Seeding cover crops 1.5-2 months before the end of your season means most of your vegetable plants will still be growing. Some might even be thriving, and this is quite alright! Simply sow your cover crops around your existing plants. Some seeds may not germinate if the sunlight is blocked, but that’s okay. Even a little bit will make a difference in your garden.
If you have a large garden and plan to leave a few beds fallow during the growing season, consider cover cropping them starting in the spring. You can do this by sowing a round of cover crops in the spring, chopping them down before they go to seed, and then sowing another round of different crops afterward. Do not remove any of the plant material between seedings.
3. Shut Your Garden Down Leaving Cover Crops Untouched
- The cold has arrived and you’ve decided to clear your garden of your frost-bitten vegetable plants. Most people approach this by pulling all of the plants out by their roots, but I encourage you to not do this. Rather than pulling them entirely out, do the Chop ‘n Drop, which leaves root systems entirely in tact.
- By electing to leave your veggie root systems in place, you have just provided your soil microbes food for the entire winter. The roots will also hold your soil in place and prevent erosion. For smaller green plants (such as lettuces, spinach and arugula), you should leave them entirely in the garden, dead foliage and all. Leaving them be will allow the plants to decompose over the winter into valuable organic matter. As for your surrounding cover crops: Treat them the same way. Do not pull them out or cut them at all – you have grown them for both the roots and the foliage so they should be left untouched to overwinter.

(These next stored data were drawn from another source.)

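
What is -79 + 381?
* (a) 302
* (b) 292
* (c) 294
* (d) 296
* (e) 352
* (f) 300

-79 + 381 = 302
a) 302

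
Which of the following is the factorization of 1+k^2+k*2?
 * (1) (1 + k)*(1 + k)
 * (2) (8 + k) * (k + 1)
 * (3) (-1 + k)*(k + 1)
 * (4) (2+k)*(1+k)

We need to factor 1+k^2+k*2.
The factored form is (1 + k)*(1 + k).
1) (1 + k)*(1 + k)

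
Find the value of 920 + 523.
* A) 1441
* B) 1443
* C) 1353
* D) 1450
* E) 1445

920 + 523 = 1443
B) 1443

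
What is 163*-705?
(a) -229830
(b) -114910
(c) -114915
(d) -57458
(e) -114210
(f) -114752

163 * -705 = -114915
c) -114915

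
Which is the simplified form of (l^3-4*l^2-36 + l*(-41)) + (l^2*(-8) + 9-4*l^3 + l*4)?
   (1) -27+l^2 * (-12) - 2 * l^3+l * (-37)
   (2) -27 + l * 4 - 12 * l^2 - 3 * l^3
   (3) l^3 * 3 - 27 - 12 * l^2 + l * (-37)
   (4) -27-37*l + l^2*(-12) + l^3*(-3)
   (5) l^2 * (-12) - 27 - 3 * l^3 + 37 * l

Adding the polynomials and combining like terms:
(l^3 - 4*l^2 - 36 + l*(-41)) + (l^2*(-8) + 9 - 4*l^3 + l*4)
= -27-37*l + l^2*(-12) + l^3*(-3)
4) -27-37*l + l^2*(-12) + l^3*(-3)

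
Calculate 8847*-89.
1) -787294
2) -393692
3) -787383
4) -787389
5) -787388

8847 * -89 = -787383
3) -787383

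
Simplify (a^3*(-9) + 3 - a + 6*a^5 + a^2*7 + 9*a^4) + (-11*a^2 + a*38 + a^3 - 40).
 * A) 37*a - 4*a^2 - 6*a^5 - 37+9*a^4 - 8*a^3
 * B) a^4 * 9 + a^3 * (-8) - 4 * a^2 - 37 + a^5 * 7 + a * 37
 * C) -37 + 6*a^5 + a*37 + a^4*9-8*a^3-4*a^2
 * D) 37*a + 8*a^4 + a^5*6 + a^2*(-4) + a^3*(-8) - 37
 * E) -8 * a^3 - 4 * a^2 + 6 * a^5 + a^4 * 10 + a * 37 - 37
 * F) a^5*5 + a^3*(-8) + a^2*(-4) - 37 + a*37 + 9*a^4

Adding the polynomials and combining like terms:
(a^3*(-9) + 3 - a + 6*a^5 + a^2*7 + 9*a^4) + (-11*a^2 + a*38 + a^3 - 40)
= -37 + 6*a^5 + a*37 + a^4*9-8*a^3-4*a^2
C) -37 + 6*a^5 + a*37 + a^4*9-8*a^3-4*a^2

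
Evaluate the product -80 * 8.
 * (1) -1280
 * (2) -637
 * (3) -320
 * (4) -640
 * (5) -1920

-80 * 8 = -640
4) -640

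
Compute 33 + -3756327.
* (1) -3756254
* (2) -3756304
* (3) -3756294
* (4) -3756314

33 + -3756327 = -3756294
3) -3756294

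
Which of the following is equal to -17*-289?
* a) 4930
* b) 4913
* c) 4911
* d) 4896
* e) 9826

-17 * -289 = 4913
b) 4913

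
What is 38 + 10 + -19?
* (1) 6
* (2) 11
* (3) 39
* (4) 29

First: 38 + 10 = 48
Then: 48 + -19 = 29
4) 29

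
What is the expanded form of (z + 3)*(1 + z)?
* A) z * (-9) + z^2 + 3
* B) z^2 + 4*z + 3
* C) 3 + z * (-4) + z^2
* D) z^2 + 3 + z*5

Expanding (z + 3)*(1 + z):
= z^2 + 4*z + 3
B) z^2 + 4*z + 3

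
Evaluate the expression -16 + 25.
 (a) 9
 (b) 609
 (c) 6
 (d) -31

-16 + 25 = 9
a) 9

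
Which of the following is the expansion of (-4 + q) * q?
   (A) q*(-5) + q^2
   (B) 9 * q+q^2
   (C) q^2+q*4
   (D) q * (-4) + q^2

Expanding (-4 + q) * q:
= q * (-4) + q^2
D) q * (-4) + q^2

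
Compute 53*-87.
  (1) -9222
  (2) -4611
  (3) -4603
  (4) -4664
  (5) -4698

53 * -87 = -4611
2) -4611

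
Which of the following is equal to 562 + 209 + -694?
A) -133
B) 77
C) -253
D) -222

First: 562 + 209 = 771
Then: 771 + -694 = 77
B) 77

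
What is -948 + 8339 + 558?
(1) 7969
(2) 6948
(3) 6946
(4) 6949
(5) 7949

First: -948 + 8339 = 7391
Then: 7391 + 558 = 7949
5) 7949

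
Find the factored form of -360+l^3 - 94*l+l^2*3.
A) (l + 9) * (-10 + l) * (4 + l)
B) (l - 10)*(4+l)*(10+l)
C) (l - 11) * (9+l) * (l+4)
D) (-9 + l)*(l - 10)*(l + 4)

We need to factor -360+l^3 - 94*l+l^2*3.
The factored form is (l + 9) * (-10 + l) * (4 + l).
A) (l + 9) * (-10 + l) * (4 + l)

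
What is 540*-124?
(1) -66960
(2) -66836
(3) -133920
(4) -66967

540 * -124 = -66960
1) -66960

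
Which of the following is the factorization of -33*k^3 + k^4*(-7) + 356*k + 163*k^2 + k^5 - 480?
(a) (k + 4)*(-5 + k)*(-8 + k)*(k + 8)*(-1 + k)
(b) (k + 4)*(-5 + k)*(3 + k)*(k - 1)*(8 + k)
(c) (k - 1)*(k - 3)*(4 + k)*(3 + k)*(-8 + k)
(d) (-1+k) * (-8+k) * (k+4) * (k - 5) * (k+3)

We need to factor -33*k^3 + k^4*(-7) + 356*k + 163*k^2 + k^5 - 480.
The factored form is (-1+k) * (-8+k) * (k+4) * (k - 5) * (k+3).
d) (-1+k) * (-8+k) * (k+4) * (k - 5) * (k+3)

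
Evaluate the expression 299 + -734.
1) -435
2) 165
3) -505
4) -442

299 + -734 = -435
1) -435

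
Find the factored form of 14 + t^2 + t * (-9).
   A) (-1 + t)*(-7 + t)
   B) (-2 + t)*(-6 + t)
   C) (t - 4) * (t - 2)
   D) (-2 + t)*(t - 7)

We need to factor 14 + t^2 + t * (-9).
The factored form is (-2 + t)*(t - 7).
D) (-2 + t)*(t - 7)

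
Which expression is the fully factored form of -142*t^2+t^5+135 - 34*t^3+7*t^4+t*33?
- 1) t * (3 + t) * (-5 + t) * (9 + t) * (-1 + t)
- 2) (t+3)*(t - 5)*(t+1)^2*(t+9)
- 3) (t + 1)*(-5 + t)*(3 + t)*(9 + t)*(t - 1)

We need to factor -142*t^2+t^5+135 - 34*t^3+7*t^4+t*33.
The factored form is (t + 1)*(-5 + t)*(3 + t)*(9 + t)*(t - 1).
3) (t + 1)*(-5 + t)*(3 + t)*(9 + t)*(t - 1)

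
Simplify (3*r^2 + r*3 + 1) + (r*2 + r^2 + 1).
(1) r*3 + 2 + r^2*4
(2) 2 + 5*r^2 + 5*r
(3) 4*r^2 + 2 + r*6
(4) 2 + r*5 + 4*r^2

Adding the polynomials and combining like terms:
(3*r^2 + r*3 + 1) + (r*2 + r^2 + 1)
= 2 + r*5 + 4*r^2
4) 2 + r*5 + 4*r^2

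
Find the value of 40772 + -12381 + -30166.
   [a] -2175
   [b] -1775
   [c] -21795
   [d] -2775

First: 40772 + -12381 = 28391
Then: 28391 + -30166 = -1775
b) -1775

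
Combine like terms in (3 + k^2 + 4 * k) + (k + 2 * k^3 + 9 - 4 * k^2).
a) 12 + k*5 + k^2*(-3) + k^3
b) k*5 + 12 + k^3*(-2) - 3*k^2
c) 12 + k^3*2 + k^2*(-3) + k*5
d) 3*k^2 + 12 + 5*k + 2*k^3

Adding the polynomials and combining like terms:
(3 + k^2 + 4*k) + (k + 2*k^3 + 9 - 4*k^2)
= 12 + k^3*2 + k^2*(-3) + k*5
c) 12 + k^3*2 + k^2*(-3) + k*5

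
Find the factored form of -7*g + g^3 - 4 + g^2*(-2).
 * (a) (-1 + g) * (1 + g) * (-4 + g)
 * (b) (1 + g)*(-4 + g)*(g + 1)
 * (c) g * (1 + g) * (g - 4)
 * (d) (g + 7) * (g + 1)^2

We need to factor -7*g + g^3 - 4 + g^2*(-2).
The factored form is (1 + g)*(-4 + g)*(g + 1).
b) (1 + g)*(-4 + g)*(g + 1)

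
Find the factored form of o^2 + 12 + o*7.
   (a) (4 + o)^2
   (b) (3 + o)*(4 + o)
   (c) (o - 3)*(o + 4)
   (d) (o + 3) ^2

We need to factor o^2 + 12 + o*7.
The factored form is (3 + o)*(4 + o).
b) (3 + o)*(4 + o)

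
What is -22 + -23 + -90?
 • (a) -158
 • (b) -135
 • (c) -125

First: -22 + -23 = -45
Then: -45 + -90 = -135
b) -135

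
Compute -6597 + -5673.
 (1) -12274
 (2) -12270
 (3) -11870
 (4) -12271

-6597 + -5673 = -12270
2) -12270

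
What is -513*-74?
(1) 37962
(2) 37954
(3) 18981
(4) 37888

-513 * -74 = 37962
1) 37962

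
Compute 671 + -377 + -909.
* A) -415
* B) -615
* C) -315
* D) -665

First: 671 + -377 = 294
Then: 294 + -909 = -615
B) -615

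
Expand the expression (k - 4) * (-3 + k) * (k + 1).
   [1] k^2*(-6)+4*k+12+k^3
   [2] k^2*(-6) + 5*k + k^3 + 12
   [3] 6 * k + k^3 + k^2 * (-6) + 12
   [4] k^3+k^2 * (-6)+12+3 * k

Expanding (k - 4) * (-3 + k) * (k + 1):
= k^2*(-6) + 5*k + k^3 + 12
2) k^2*(-6) + 5*k + k^3 + 12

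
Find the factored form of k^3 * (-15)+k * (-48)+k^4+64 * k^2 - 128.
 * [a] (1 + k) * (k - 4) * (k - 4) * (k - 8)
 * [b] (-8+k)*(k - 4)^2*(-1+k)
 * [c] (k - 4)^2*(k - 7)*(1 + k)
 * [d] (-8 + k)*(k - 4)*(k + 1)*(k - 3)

We need to factor k^3 * (-15)+k * (-48)+k^4+64 * k^2 - 128.
The factored form is (1 + k) * (k - 4) * (k - 4) * (k - 8).
a) (1 + k) * (k - 4) * (k - 4) * (k - 8)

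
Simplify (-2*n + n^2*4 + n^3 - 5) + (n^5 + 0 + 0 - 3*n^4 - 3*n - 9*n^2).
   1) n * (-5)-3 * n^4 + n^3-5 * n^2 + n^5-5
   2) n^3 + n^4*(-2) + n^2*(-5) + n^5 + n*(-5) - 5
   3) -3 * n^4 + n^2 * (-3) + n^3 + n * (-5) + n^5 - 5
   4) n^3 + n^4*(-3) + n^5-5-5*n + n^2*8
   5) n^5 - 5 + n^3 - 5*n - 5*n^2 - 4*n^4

Adding the polynomials and combining like terms:
(-2*n + n^2*4 + n^3 - 5) + (n^5 + 0 + 0 - 3*n^4 - 3*n - 9*n^2)
= n * (-5)-3 * n^4 + n^3-5 * n^2 + n^5-5
1) n * (-5)-3 * n^4 + n^3-5 * n^2 + n^5-5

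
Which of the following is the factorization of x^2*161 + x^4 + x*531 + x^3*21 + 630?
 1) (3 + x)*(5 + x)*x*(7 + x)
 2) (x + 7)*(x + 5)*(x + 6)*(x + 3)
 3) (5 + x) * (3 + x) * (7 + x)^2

We need to factor x^2*161 + x^4 + x*531 + x^3*21 + 630.
The factored form is (x + 7)*(x + 5)*(x + 6)*(x + 3).
2) (x + 7)*(x + 5)*(x + 6)*(x + 3)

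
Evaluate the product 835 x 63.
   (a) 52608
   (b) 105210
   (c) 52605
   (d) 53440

835 * 63 = 52605
c) 52605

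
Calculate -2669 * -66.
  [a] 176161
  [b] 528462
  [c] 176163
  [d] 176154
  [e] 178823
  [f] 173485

-2669 * -66 = 176154
d) 176154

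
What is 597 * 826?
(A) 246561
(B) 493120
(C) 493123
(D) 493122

597 * 826 = 493122
D) 493122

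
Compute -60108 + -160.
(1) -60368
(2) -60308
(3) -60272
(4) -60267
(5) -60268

-60108 + -160 = -60268
5) -60268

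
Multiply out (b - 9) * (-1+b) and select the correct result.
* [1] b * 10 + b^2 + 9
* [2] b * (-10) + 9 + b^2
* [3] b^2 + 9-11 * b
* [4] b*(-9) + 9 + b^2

Expanding (b - 9) * (-1+b):
= b * (-10) + 9 + b^2
2) b * (-10) + 9 + b^2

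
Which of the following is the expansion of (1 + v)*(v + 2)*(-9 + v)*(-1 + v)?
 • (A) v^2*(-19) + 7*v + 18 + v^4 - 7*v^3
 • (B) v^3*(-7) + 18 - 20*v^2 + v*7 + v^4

Expanding (1 + v)*(v + 2)*(-9 + v)*(-1 + v):
= v^2*(-19) + 7*v + 18 + v^4 - 7*v^3
A) v^2*(-19) + 7*v + 18 + v^4 - 7*v^3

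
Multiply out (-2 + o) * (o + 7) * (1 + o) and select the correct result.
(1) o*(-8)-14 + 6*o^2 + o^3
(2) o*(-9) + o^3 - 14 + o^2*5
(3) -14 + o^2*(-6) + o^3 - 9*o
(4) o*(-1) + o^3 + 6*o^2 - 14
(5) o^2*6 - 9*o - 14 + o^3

Expanding (-2 + o) * (o + 7) * (1 + o):
= o^2*6 - 9*o - 14 + o^3
5) o^2*6 - 9*o - 14 + o^3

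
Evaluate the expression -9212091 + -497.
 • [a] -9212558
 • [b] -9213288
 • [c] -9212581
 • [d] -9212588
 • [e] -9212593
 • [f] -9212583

-9212091 + -497 = -9212588
d) -9212588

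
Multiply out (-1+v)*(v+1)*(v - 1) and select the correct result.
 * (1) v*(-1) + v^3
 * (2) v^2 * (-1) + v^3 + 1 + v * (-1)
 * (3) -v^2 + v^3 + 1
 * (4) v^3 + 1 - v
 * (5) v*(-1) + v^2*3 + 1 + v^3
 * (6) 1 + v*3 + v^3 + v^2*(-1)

Expanding (-1+v)*(v+1)*(v - 1):
= v^2 * (-1) + v^3 + 1 + v * (-1)
2) v^2 * (-1) + v^3 + 1 + v * (-1)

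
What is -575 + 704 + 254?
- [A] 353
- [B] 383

First: -575 + 704 = 129
Then: 129 + 254 = 383
B) 383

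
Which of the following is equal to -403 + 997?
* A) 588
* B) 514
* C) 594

-403 + 997 = 594
C) 594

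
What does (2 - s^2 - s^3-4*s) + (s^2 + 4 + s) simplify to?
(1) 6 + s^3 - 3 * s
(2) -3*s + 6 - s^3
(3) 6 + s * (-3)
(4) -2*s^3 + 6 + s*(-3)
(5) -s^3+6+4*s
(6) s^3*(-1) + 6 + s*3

Adding the polynomials and combining like terms:
(2 - s^2 - s^3 - 4*s) + (s^2 + 4 + s)
= -3*s + 6 - s^3
2) -3*s + 6 - s^3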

4. Incorporate Your Cover Crops During Spring Soil Prep
Fast forward through winter (brrr! boo! hiss!) and now it is spring and time to prepare your soil. So what do you do with all of this leftover plant matter in your garden? Your first instinct might be to rip it out and compost it – Stop right there! Rather than ripping them out, the point of cover cropping is to incorporate all of that awesome decayed plant stuff back into the soil.
To prep your soil with decayed cover crops, you will gently dig them in with a spade or, as I prefer, this fork. You absolutely will not use a tiller for soil prep – if you are unsure why, read my article on Part 1 of Building Healthy Soil and Increasing the Biodiversity of the Soil Food Web. Try to “twist” the cover crops down into the soil rather than flipping the soil over onto itself – flipping the soil over will expose soil microorganisms to the air and oxidize them. Gentleness is key here. Some of the leftover roots from the larger plants might need to be removed, but do so with care. Once you’ve pulled the large roots up, consider cutting them up with your pruners and adding the pieces back into the soil. Any leftover bits of decayed cover crops can be seeded and transplanted into, and then it should all be covered up with mulch once the seedlings are established.
Once you have nurtured your soil microbes and have restored your garden back to her original, biodiverse fertility, there is very little you will need to do in terms of yearly soil preparation. Disturbing the soil, needlessly aerating it year after year with machines – this is a finicky, unnecessary step to soil prep invented by humans. Good gardeners know this and live by this. If we take care of our microbes, they will take care of themselves and us.